In that moment, I justified everything in my mind. I was being firm. I was being masculine. I was protecting my name, my future, my life. She needed boundaries. She needed to understand that nothing in this world came without proof. Nothing. Not my love. Not my trust. Not even the child she clung to like it was a shield.
“You want me to take a test?” she said quietly. “I… I won’t.”
“Then stop lying,” I said, my voice rising. “Stop pretending. Stop trying to trick me. Prove it. Show me it’s mine!”
Her hands shook harder, but she didn’t lower her gaze. I felt an odd sense of… respect. Not for her morality, not for her bravery, but for the sheer stubbornness. She was refusing to bend. And that angered me. Not because she disobeyed, but because she made me realize that even in my house, I couldn’t fully control her.
I stepped closer, closing the distance between us, and my voice rose again. “You think I don’t see what you are doing? Sleeping around, playing the desperate social climber. Lying about everything. Using every trick you know to trap me. Do you think I’m blind, Jade?”

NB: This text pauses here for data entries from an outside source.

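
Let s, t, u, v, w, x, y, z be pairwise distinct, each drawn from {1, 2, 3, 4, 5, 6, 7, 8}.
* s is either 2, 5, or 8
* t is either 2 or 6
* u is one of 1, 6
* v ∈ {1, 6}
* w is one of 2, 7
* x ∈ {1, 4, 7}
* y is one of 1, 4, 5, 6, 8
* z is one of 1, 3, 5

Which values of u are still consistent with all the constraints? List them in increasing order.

1, 6

The 8 variables draw from only 8 values {1, 2, 3, 4, 5, 6, 7, 8}, so each is used; only z can be 3, hence z = 3.
u and v share exactly the 2 values {1, 6}; by pigeonhole those values go to them, so strike 1, 6 from t, x, y.
t's domain is down to {2}, so t = 2. Remove 2 from s, w.
w has just one choice, so w = 7. Remove 7 from x.
x has just one choice, so x = 4. So y can't be 4.
No further eliminations apply; u can still be any of 1, 6.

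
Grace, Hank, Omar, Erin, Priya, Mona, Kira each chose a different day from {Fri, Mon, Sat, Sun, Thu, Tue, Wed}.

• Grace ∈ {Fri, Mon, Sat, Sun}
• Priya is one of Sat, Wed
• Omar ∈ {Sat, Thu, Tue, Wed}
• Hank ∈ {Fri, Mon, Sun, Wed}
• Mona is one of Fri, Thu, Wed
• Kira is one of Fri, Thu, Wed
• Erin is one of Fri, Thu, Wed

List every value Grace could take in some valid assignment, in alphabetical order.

The 7 variables draw from only 7 values {Fri, Mon, Sat, Sun, Thu, Tue, Wed}, so each is used; only Omar can be Tue, hence Omar = Tue.
The 3 variables Erin, Mona, Kira are confined to {Fri, Thu, Wed}, which locks those values in; drop them from Grace, Hank, Priya.
Priya's domain is down to {Sat}, so Priya = Sat. So Grace can't be Sat.
No further eliminations apply; Grace can still be any of Mon, Sun.

Mon, Sun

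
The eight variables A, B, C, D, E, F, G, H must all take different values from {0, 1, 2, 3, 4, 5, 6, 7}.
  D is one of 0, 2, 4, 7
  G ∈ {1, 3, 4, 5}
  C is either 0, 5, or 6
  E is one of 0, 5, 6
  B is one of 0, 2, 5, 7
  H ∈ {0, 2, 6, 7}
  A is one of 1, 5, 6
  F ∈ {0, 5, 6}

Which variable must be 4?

Among the 8 variables, 3 fits only G (and all 8 values in {0, 1, 2, 3, 4, 5, 6, 7} must be used), so G = 3.
The 7 still-open variables draw from only 7 values {0, 1, 2, 4, 5, 6, 7}, so each is used; only A can be 1, hence A = 1.
The 6 still-open variables draw from only 6 values {0, 2, 4, 5, 6, 7}, so each is used; only D can be 4, hence D = 4.

D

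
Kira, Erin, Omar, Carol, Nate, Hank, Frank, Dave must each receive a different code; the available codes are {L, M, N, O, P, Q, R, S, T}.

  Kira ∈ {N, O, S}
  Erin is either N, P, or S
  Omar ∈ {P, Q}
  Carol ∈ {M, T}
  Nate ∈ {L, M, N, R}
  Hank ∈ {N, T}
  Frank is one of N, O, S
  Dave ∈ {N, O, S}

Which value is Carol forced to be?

Kira, Frank, Dave between them cover only {N, O, S} — a naked triple. Remove those values from Erin, Nate, Hank.
Erin has just one choice, so Erin = P. So Omar can't be P.
Omar's domain is down to {Q}, so Omar = Q.
Hank has just one choice, so Hank = T. Eliminate T elsewhere: Carol.
So Carol = M.

M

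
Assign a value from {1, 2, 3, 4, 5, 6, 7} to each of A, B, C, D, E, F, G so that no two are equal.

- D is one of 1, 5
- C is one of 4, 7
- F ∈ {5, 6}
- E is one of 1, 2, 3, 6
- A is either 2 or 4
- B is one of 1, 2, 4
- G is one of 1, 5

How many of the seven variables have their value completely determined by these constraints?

3

The 7 variables together cover exactly {1, 2, 3, 4, 5, 6, 7} — 7 values for 7 variables — and 3 appears only in E's list, so E = 3.
Among the 6 still-open variables, 6 fits only F (and all 6 values in {1, 2, 4, 5, 6, 7} must be used), so F = 6.
The 5 still-open variables draw from only 5 values {1, 2, 4, 5, 7}, so each is used; only C can be 7, hence C = 7.
D and G between them cover only {1, 5} — a naked pair. Remove those values from B.
Determined: C=7, E=3, F=6. The other variables each still have more than one consistent value. That makes 3.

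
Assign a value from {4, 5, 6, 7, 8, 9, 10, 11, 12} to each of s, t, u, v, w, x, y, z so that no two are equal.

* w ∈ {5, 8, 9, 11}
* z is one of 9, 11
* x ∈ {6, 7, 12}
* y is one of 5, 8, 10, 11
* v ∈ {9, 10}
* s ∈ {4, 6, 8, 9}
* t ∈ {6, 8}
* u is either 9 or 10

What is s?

u and v between them cover only {9, 10} — a naked pair. Remove those values from s, w, y, z.
z has just one choice, so z = 11. Remove 11 from w, y.
w and y between them cover only {5, 8} — a naked pair. Remove those values from s, t.
t has just one choice, so t = 6. Strike 6 from s, x.
So s = 4.

4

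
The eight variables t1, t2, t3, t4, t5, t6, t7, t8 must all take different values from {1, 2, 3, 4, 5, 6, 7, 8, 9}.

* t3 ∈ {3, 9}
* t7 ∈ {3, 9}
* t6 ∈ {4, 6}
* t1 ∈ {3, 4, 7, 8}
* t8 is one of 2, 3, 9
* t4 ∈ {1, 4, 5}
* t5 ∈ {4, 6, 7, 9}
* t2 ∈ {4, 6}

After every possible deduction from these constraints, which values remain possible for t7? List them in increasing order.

3, 9

t2 and t6 share exactly the 2 values {4, 6}; by pigeonhole those values go to them, so strike 4, 6 from t1, t4, t5.
The 2 variables t3 and t7 are confined to {3, 9}, which locks those values in; drop them from t1, t5, t8.
t5 has just one choice, so t5 = 7. Remove 7 from t1.
That leaves t8 = 2.
That leaves t1 = 8.
No further eliminations apply; t7 can still be any of 3, 9.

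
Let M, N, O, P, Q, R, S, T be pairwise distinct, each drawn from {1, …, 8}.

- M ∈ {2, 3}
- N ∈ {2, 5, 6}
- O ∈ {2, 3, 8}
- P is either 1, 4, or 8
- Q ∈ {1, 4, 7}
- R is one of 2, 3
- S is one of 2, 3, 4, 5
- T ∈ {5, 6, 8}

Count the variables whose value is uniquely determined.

4

The 8 variables draw from only 8 values {1, 2, 3, 4, 5, 6, 7, 8}, so each is used; only Q can be 7, hence Q = 7.
The 7 still-open variables together cover exactly {1, 2, 3, 4, 5, 6, 8} — 7 values for 7 variables — and 1 appears only in P's list, so P = 1.
The 6 still-open variables together cover exactly {2, 3, 4, 5, 6, 8} — 6 values for 6 variables — and 4 appears only in S's list, so S = 4.
The 2 variables M and R are confined to {2, 3}, which locks those values in; drop them from N, O.
O's domain is down to {8}, so O = 8. Remove 8 from T.
Determined: O=8, P=1, Q=7, S=4. The other variables each still have more than one consistent value. That makes 4.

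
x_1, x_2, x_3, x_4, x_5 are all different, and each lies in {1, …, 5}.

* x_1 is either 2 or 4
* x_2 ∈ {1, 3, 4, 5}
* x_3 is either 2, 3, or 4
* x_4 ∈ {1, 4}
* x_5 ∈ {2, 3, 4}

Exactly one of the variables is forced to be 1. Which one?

Among the 5 variables, 5 fits only x_2 (and all 5 values in {1, 2, 3, 4, 5} must be used), so x_2 = 5.
Among the 4 still-open variables, 1 fits only x_4 (and all 4 values in {1, 2, 3, 4} must be used), so x_4 = 1.

x_4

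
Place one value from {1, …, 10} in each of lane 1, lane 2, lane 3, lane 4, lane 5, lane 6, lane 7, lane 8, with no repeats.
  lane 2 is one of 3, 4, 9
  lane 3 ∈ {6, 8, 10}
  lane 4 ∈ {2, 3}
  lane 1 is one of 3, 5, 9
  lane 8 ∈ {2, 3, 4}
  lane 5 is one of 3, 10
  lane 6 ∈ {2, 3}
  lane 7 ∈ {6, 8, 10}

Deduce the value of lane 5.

The 8 variables draw from only 8 values {2, 3, 4, 5, 6, 8, 9, 10}, so each is used; only lane 1 can be 5, hence lane 1 = 5.
The 7 still-open variables together cover exactly {2, 3, 4, 6, 8, 9, 10} — 7 values for 7 variables — and 9 appears only in lane 2's list, so lane 2 = 9.
The 6 still-open variables together cover exactly {2, 3, 4, 6, 8, 10} — 6 values for 6 variables — and 4 appears only in lane 8's list, so lane 8 = 4.
The 2 variables lane 4 and lane 6 are confined to {2, 3}, which locks those values in; drop them from lane 5.
So lane 5 = 10.

10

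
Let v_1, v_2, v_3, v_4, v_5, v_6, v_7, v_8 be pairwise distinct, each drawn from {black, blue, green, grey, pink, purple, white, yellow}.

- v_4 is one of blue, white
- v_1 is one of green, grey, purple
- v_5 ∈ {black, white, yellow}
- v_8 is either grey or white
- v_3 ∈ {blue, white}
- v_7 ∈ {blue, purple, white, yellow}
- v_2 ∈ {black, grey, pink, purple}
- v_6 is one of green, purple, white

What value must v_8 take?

grey

Among the 8 variables, pink fits only v_2 (and all 8 values in {black, blue, green, grey, pink, purple, white, yellow} must be used), so v_2 = pink.
The 7 still-open variables together cover exactly {black, blue, green, grey, purple, white, yellow} — 7 values for 7 variables — and black appears only in v_5's list, so v_5 = black.
Among the 6 still-open variables, yellow fits only v_7 (and all 6 values in {blue, green, grey, purple, white, yellow} must be used), so v_7 = yellow.
v_3 and v_4 share exactly the 2 values {blue, white}; by pigeonhole those values go to them, so strike blue, white from v_6, v_8.
So v_8 = grey.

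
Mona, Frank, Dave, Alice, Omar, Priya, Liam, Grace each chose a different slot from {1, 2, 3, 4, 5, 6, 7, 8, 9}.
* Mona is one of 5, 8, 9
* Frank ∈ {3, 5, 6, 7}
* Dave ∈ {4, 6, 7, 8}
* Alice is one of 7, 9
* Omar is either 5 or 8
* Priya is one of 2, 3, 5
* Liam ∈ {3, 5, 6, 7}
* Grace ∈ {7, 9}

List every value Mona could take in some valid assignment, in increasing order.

5, 8

The 8 variables draw from only 8 values {2, 3, 4, 5, 6, 7, 8, 9}, so each is used; only Priya can be 2, hence Priya = 2.
The 7 still-open variables draw from only 7 values {3, 4, 5, 6, 7, 8, 9}, so each is used; only Dave can be 4, hence Dave = 4.
Alice and Grace between them cover only {7, 9} — a naked pair. Remove those values from Mona, Frank, Liam.
Mona and Omar share exactly the 2 values {5, 8}; by pigeonhole those values go to them, so strike 5, 8 from Frank, Liam.
No further eliminations apply; Mona can still be any of 5, 8.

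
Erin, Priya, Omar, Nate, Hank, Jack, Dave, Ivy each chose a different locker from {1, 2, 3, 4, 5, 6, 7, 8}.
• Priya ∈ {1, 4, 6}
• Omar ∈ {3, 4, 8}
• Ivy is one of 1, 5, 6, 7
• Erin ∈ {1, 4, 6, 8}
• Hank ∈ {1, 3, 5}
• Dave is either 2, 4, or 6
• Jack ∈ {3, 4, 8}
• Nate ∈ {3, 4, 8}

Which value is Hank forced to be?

5

The 8 variables together cover exactly {1, 2, 3, 4, 5, 6, 7, 8} — 8 values for 8 variables — and 2 appears only in Dave's list, so Dave = 2.
The 7 still-open variables together cover exactly {1, 3, 4, 5, 6, 7, 8} — 7 values for 7 variables — and 7 appears only in Ivy's list, so Ivy = 7.
The 6 still-open variables draw from only 6 values {1, 3, 4, 5, 6, 8}, so each is used; only Hank can be 5, hence Hank = 5.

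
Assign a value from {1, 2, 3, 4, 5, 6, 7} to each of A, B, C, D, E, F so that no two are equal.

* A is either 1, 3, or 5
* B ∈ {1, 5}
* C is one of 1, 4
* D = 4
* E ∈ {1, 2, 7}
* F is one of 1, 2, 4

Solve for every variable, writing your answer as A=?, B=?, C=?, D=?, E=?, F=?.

D has just one choice, so D = 4. Strike 4 from C, F.
C's domain is down to {1}, so C = 1. Strike 1 from A, B, E, F.
F's domain is down to {2}, so F = 2. Strike 2 from E.
That leaves B = 5. Eliminate 5 elsewhere: A.
E must be 7 (only option left).
That leaves A = 3.

A=3, B=5, C=1, D=4, E=7, F=2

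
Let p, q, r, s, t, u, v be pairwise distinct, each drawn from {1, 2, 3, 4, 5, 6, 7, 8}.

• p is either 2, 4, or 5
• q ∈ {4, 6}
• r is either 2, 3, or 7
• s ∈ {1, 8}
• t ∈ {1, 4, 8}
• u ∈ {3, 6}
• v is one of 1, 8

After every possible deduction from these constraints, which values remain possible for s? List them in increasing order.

s and v between them cover only {1, 8} — a naked pair. Remove those values from t.
t must be 4 (only option left). So p, q can't be 4.
q's domain is down to {6}, so q = 6. Remove 6 from u.
u's domain is down to {3}, so u = 3. Remove 3 from r.
No further eliminations apply; s can still be any of 1, 8.

1, 8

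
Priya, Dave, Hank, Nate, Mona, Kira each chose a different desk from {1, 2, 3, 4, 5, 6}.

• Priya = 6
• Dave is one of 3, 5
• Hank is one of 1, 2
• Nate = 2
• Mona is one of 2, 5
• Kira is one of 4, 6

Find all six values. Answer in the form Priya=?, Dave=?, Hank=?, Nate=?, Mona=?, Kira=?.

Priya=6, Dave=3, Hank=1, Nate=2, Mona=5, Kira=4

Priya's domain is down to {6}, so Priya = 6. So Kira can't be 6.
Nate's domain is down to {2}, so Nate = 2. So Hank, Mona can't be 2.
Mona has just one choice, so Mona = 5. Strike 5 from Dave.
Kira must be 4 (only option left).
Dave's domain is down to {3}, so Dave = 3.
Hank has just one choice, so Hank = 1.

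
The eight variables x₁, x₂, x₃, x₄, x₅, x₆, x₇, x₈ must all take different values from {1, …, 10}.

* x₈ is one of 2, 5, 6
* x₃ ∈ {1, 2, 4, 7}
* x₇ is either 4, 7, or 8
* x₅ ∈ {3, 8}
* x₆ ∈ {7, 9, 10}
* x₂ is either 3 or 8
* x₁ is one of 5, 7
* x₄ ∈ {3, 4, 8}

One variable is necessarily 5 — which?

x₁

x₂ and x₅ between them cover only {3, 8} — a naked pair. Remove those values from x₄, x₇.
x₄ must be 4 (only option left). So x₃, x₇ can't be 4.
x₇ must be 7 (only option left). So x₁, x₃, x₆ can't be 7.
So 5 goes to x₁.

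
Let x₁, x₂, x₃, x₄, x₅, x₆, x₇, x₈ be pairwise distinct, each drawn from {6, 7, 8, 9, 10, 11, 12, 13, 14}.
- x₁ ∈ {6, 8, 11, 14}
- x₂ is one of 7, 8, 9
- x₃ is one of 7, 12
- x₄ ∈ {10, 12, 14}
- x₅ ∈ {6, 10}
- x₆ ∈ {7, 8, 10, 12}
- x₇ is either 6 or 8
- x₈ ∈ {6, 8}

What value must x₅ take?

10

Among the 8 variables, 9 fits only x₂ (and all 8 values in {6, 7, 8, 9, 10, 11, 12, 14} must be used), so x₂ = 9.
The 7 still-open variables draw from only 7 values {6, 7, 8, 10, 11, 12, 14}, so each is used; only x₁ can be 11, hence x₁ = 11.
The 6 still-open variables draw from only 6 values {6, 7, 8, 10, 12, 14}, so each is used; only x₄ can be 14, hence x₄ = 14.
The 2 variables x₇ and x₈ are confined to {6, 8}, which locks those values in; drop them from x₅, x₆.
So x₅ = 10.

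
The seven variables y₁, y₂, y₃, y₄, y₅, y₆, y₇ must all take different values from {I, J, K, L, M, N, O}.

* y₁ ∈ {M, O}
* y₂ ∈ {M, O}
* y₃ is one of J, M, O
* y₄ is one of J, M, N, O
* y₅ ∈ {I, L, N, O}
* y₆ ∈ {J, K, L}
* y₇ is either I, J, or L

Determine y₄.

Among the 7 variables, K fits only y₆ (and all 7 values in {I, J, K, L, M, N, O} must be used), so y₆ = K.
y₁ and y₂ between them cover only {M, O} — a naked pair. Remove those values from y₃, y₄, y₅.
y₃'s domain is down to {J}, so y₃ = J. Remove J from y₄, y₇.
So y₄ = N.

N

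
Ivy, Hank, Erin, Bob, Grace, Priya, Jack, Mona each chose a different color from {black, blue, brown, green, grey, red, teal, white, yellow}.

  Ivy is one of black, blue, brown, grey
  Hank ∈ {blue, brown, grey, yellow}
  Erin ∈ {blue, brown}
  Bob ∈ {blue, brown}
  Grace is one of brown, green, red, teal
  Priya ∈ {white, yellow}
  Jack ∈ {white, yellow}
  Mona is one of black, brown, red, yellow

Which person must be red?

The 2 variables Erin and Bob are confined to {blue, brown}, which locks those values in; drop them from Ivy, Hank, Grace, Mona.
Priya and Jack share exactly the 2 values {white, yellow}; by pigeonhole those values go to them, so strike white, yellow from Hank, Mona.
That leaves Hank = grey. Eliminate grey elsewhere: Ivy.
Ivy's domain is down to {black}, so Ivy = black. So Mona can't be black.
So red goes to Mona.

Mona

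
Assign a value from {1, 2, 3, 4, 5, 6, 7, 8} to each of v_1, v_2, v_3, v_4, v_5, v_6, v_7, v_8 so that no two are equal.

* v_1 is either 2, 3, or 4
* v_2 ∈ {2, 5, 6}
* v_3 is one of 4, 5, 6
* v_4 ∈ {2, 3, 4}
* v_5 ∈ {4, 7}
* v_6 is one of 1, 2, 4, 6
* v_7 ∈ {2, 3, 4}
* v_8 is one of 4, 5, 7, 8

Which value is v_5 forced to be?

7

The 8 variables together cover exactly {1, 2, 3, 4, 5, 6, 7, 8} — 8 values for 8 variables — and 1 appears only in v_6's list, so v_6 = 1.
The 7 still-open variables draw from only 7 values {2, 3, 4, 5, 6, 7, 8}, so each is used; only v_8 can be 8, hence v_8 = 8.
The 6 still-open variables together cover exactly {2, 3, 4, 5, 6, 7} — 6 values for 6 variables — and 7 appears only in v_5's list, so v_5 = 7.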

Her face paled. She tried to step back, but I didn’t let her. I watched the panic creep into her eyes, the small tremor in her hands. Her lips quivered as she tried to speak, but I cut her off.
“Stop pretending to be innocent,” I spat, my words sharp. “You are cheap, Jade. A liar. A manipulator. A woman who thinks she can get whatever she wants because she’s carrying a child that she cannot even prove is mine.”
She flinched at every word. I knew it. She hated me, but more than that, she hated herself. That’s why this worked. That’s why I could do this and call it truth, call it masculinity, call it justice. I was the man here. I was the one who defined right and wrong. I was the one with control.
I noticed her start to shake in a way that wasn’t just fear. Stress, panic, emotional overload. Her knees wobbled, her fingers trembled violently, and I realized she was trying to move away. I took another step forward.
“You think you can walk away from me? Walk away from this?” I growled.
“You think you can escape the consequences of every reckless decision you’ve made? Do you understand how much trouble you’ve caused me, Jade? You think your father’s money, your pretty little face, or your charm can shield you from the mess you made?”
She looked at me again, her eyes red and wet, and I realized that she hated me. She feared me. She might even loathe me for what I was doing. But at least… I know she would not break me. She could never break me.
As jade was about to stand up, she stumbled back and collapsed on the floor immediately.
My first instinct was a shock I didn’t expect. My hand shot out toward her, but it hovered, uncertain, because I saw how pale she had gone, how fragile she looked lying there on the floor.
Her eyes were shot, and her lips parted, and I felt something twist in my chest. God! I was afraid…
“Ben!” I barked as I called my driver, my voice suddenly sounding sharp and commanding. “Now!”
The door swung open, and the driver appeared instantly, eyes wide, alert. “Yes, sir?”
“Take her to the hospital. Immediately.”
“What happened to her sir?” Ben asked.
“Just shut the f**k up and do what I said!!”